There are two faces to any U.S. presidential inauguration. On one side are the rich, powerful and connected; the foreign dignitaries with supersized black SUVs cleared to whisk them through downtown’s locked-down security zone to inaugural parties and meetings.
Then, there are the rank-and-file supporters of the winning party. Wearing transparent plastic raincoats, they have to brave the weather conditions and slosh around icy sidewalks, often being misdirected by police transferred from other cities and states to assist the security operation — it’s a far cry from the well-heeled taking high tea in the lobby of the Willard Hotel, listening to harp music a stone’s throw from the White House.
But with this inauguration, more than any other, there’s sense of a profound break with the past. The crowd who’ve descended on Washington, donning their red MAGA hats, Trump-adorned shirts and American-flag regalia, seem more like an army of sans-culottes — the working-class who played a significant role in the French Revolution.
They feel they’ve conquered, and they mean to take the nation’s capital back.

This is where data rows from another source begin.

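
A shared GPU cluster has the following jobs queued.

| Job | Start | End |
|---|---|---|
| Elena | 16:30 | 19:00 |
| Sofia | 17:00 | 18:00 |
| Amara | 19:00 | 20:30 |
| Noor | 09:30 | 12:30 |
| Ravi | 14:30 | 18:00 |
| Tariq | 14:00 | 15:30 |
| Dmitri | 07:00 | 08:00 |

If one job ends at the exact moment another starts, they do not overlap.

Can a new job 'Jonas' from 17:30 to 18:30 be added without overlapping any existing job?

Dmitri: ends 08:00 at or before Jonas starts 17:30 → clear.
Noor: ends 12:30 at or before Jonas starts 17:30 → clear.
Tariq: ends 15:30 at or before Jonas starts 17:30 → clear.
Ravi: starts 14:30 before Jonas ends 18:30, and ends 18:00 after Jonas starts 17:30 → overlap.
Elena: starts 16:30 before Jonas ends 18:30, and ends 19:00 after Jonas starts 17:30 → overlap.
Sofia: starts 17:00 before Jonas ends 18:30, and ends 18:00 after Jonas starts 17:30 → overlap.
Amara: starts 19:00 at or after Jonas ends 18:30 → clear.
Jonas overlaps Elena, Ravi, Sofia.

No — it overlaps Elena, Ravi, Sofia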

Whether that’s how it will play out isn’t clear, though. As Trump bragged at a campaign-style pre-inaugural rally on Sunday night, his electoral coalition has expanded. Railing against his adversaries, from Democrats to journalists and immigrants to never-Trump Republicans, he promised his cheering supporters: “Once and for all, we’re going to end the reign of a failed and corrupt political establishment in Washington, a failed administration.”

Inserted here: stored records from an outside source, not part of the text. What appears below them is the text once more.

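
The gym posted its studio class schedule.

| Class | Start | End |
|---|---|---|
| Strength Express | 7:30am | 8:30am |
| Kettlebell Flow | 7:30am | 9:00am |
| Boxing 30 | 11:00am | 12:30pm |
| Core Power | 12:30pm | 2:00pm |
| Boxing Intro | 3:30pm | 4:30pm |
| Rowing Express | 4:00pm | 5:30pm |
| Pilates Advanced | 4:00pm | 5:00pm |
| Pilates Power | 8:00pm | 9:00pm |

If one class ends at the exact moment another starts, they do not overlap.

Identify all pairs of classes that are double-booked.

Boxing Intro & Pilates Advanced, Boxing Intro & Rowing Express, Kettlebell Flow & Strength Express, Pilates Advanced & Rowing Express

Two intervals overlap when each starts before the other ends.
Sorted by start: Strength Express, Kettlebell Flow, Boxing 30, Core Power, Boxing Intro, Rowing Express, Pilates Advanced, Pilates Power.
Kettlebell Flow starts before Strength Express ends → Strength Express and Kettlebell Flow overlap.
Boxing 30 starts after Strength Express ends; Strength Express is clear from here.
Boxing 30 starts after Kettlebell Flow ends; Kettlebell Flow is clear from here.
Core Power starts exactly when Boxing 30 ends (back-to-back, no overlap); Boxing 30 is clear from here.
Boxing Intro starts after Core Power ends; Core Power is clear from here.
Rowing Express starts before Boxing Intro ends → Boxing Intro and Rowing Express overlap.
Pilates Advanced starts before Boxing Intro ends → Boxing Intro and Pilates Advanced overlap.
Pilates Power starts after Boxing Intro ends.
Pilates Advanced starts before Rowing Express ends → Rowing Express and Pilates Advanced overlap.
Pilates Power starts after Rowing Express ends.
Pilates Power starts after Pilates Advanced ends.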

Other speakers at the raucous rally were even more belligerent, denouncing opponents who stood in Trump’s way. “They did everything they could to stop this movement, and they failed,″ Eric Trump, the president son, said.
“Accountability is coming,” said senior Trump advisor Stephen Miller. “The whole federal bureaucracy is about to learn that they don’t work for themselves; they work for you, they work for President Trump, and they work for the American people. We are about to get our country back and our democracy back.”
But a bigger coalition risks tensions and flare-ups. The MAGA crowd may like the spectacle of tech and Wall Street titans coming to them cap-in-hand, but who will co-opt who? Republicans have a filibuster-proof majority in the Senate, but the five-seat majority they have in the House of Representatives will make life difficult — and Trump strategists have already walked away from attempting what Trump dubbed “one big, beautiful bill” to enact a huge raft of reforms.
“At the moment Trump doesn’t have to choose between competing parts of his coalition,” Sean Spicer, a former Trump aide who served as press secretary for part of the president’s first term, told POLITICO. “There’s nothing making him have to pick … at the moment.”